The following is a public service announcement, courtesy of your long lost friends, the Boyd Sisters. It has come to our attention (via an email from Syl) that our stories might have given some of our readers (mostly Syl’s friends) the “wrong impression.” We would like to reiterate here that Phil and Syl were not “bad parents” and that we did not intend to mislead anyone with our semi-hyperbolic accounts of certain childhood events. While we maintain that all of our stories are true, we do, from time to time, take artistic license with certain facts for comedic effect. Any exaggerations are obvious and intended to be as such. Again, the point of our stories is to make our readers feel better about their childhoods by reading about ours, not to lambaste Phil and Syl for their unconventional parenting techniques. Actually, all of the foregoing applies to the stories we’ve posted thus far. But not this one. Syl is completely responsible for…
my greatest humiliation.
We all have our young crosses to bear. Some of us were chubby (Josh and Jemina). Others were ugly (James and I). Still others were shy and socially awkward (Me again). This is the story of my single greatest source of childhood humiliation. The skeleton I have shoved so far back into my proverbial closet—the one that both Syl and I both feared would one day see the light of day. (Insert loud SIGH here).
Culottes. To the untrained eye, I (the unfortunate gangly he/she youth in the picture with the adult-sized glasses and makeshift bowl cut) might appear to be wearing a black skirt. In the much overused words of Lee Corso, “Not so fast, my friends!”
The word “culotte” is French in origin and is defined as “a garment having a divided skirt.” While many of our finest fashion trends originated with the French, the culotte has to be one of the most enduring blemishes on the face of French fashion. What must have originated on the farms and in the wineries as a practical means of adapting to manual labor and making the cheese growing, goat milking, and grape stomping a little less cumbersome, however, was misappropriated and revived by fundamentalist protestants in the 20th century as a conservative alternative to its evil and immodest counterpart: pants. Yes, pants.

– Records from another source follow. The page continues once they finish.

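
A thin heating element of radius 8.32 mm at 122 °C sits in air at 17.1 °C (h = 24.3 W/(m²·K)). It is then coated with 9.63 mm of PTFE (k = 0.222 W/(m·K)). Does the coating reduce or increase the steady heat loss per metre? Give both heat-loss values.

reduces: 133 → 115 W/m

Critical radius for a cylinder: r_cr = k/h = 0.00914 m = 0.914 cm.
Outer radius after coating: r₂ = 0.00832 + 0.00963 = 0.01795 m.
r₁ < r_cr < r₂: heat loss rises to a maximum at r_cr then falls. Whether the coating helps depends on whether Q(r₂) has dropped back below Q(r₁).
Bare: R = 1/(2πr₁h) = 0.7872 m·K/W; Q = 104.9/0.7872 = 133 W/m.
Coated: R = R_cond + R_conv = 0.9161 m·K/W; Q = 104.9/0.9161 = 115 W/m.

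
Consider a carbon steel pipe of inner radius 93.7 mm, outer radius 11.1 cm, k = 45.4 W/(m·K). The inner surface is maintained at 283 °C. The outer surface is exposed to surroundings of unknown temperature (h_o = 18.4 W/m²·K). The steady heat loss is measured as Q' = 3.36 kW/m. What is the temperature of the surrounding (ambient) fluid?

Sum the resistances:
  R'_carbon steel = ln(0.111/0.0937)/(2πk) = 0.1694/(2π·45.4) = 5.940×10^-4 m·K/W
  R'_conv,out = 1/(2πr h) = 1/(2π·0.111·18.4) = 0.07793 m·K/W
ΣR = 0.07852 m·K/W
ΔT = Q'·ΣR = 3360 × 0.07852 = 263.8 K
Heat flows outward, so T_out = T_in − ΔT = 283 − 263.8 = 19.2 °C

T_out = 19.2 °C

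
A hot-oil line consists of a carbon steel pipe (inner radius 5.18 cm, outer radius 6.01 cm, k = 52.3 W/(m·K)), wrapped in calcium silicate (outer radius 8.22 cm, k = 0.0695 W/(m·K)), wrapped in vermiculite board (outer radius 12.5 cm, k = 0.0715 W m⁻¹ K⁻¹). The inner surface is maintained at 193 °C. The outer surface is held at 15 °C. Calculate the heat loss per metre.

Treat each layer as a resistance in series:
  R'_carbon steel = ln(0.0601/0.0518)/(2πk) = 0.1486/(2π·52.3) = 4.523×10^-4 m·K/W
  R'_calcium silicate = ln(0.0822/0.0601)/(2πk) = 0.3131/(2π·0.0695) = 0.7171 m·K/W
  R'_vermiculite board = ln(0.125/0.0822)/(2πk) = 0.4192/(2π·0.0715) = 0.9330 m·K/W
ΣR = 4.523×10^-4 + 0.7171 + 0.9330 = 1.651 m·K/W
Q' = ΔT/ΣR = (193 °C − 15 °C)/1.651 = 108 W/m

Q' = 108 W/m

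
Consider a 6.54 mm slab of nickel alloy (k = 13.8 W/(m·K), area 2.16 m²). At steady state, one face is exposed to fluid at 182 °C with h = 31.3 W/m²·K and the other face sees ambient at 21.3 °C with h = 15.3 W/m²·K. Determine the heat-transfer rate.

Q = 3550 W

Series thermal resistances, inner to outer:
  R_conv,in = 1/(hA) = 1/(31.3·2.16) = 0.01479 K/W
  R_nickel alloy = L/(kA) = 0.00654/(13.8·2.16) = 2.194×10^-4 K/W
  R_conv,out = 1/(hA) = 1/(15.3·2.16) = 0.03026 K/W
ΣR = 0.01479 + 2.194×10^-4 + 0.03026 = 0.04527 K/W
Q = ΔT/ΣR = (182 °C − 21.3 °C)/0.04527 = 3550 W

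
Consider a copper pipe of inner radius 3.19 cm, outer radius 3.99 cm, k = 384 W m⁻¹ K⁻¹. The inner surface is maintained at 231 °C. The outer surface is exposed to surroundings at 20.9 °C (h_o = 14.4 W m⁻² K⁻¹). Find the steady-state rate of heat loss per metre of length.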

I don’t really remember putting on my first pair of culottes. Photographic evidence suggests Syl surreptitiously swapped my brother’s hand-me-down pants for culottes when I was between the ages of four (4) and six (6). Being a somewhat observant child, I first began to question said substitution in kindergarten when, during the frigid Rochester winter temperatures, Syl insisted that I put on a pair of sweatpants, and then cover said sweatpants with a pair of culottes.
“Why?” I signed to Syl.
“Because it’s modest,” Syl explained matter-of-factly.“What does that mean?” I asked, genuinely curious.
“It means that your body is covered so boys won’t look at you in the wrong way.”I suppose I should have been flattered by Syl’s maternal instincts but, as you can see from this picture, such instincts were a little off as I was not in any danger of getting positive attention from my male peers. I accepted my mother’s explanation that night and waddled out the back door of our house, through the snow, and joined my siblings as they clambered up into our fifteen-passenger Ford van.
Some time later, presumably because her secret hand-me-down supplier of dated women’s fashions did not share her pants-free worldview, Syl decided to commission a seamstress friend of hers to fashion custom-made culottes for me. Having rarely felt the crisp, cool stiffness of store-bought clothing, I viewed the ensuing trip to JoAnn Fabrics to be an acceptable compromise between the garbage sacks filled with used clothing that reeked of mothballs and the pipe dream of store-bought clothing with actual price tags. Once we entered the store, Syl selected three rolls of fabric: one blue, one black, and one gray. She asked me if I liked those colors and, after a glance through my smudged glasses I stated, “No, they’re boring.” Syl then tried to reason with me, explaining that these fabrics, once made into culottes, would “match with everything.” I was unimpressed. Nonetheless, lacking intellectual capacity at the age of seven to argue with that logic, all I could do was mutter “then why am I here?” under my breath, careful to avoid Syl’s piercing gaze so as to not have to lie about what I said. Syl paused a moment, no doubt mentally calculating her planned purcha
ses before telling me that I could choose a pattern of my own. I brightened at this gesture of kindness, and strolled up and down each aisle, peering through my glasses and down my nose at each pattern, running my fingers along the material, mentally discounting them as I went along as being “too fancy,” “too adult,” “too scratchy,” or worst of all, “
too girly.” I rounded the corner to make my way up the final aisle when the proverbial clouds parted and I saw it: a brilliant red Hawaiian print with an interlocking floral pattern and every color of the rainbow splashed throughout.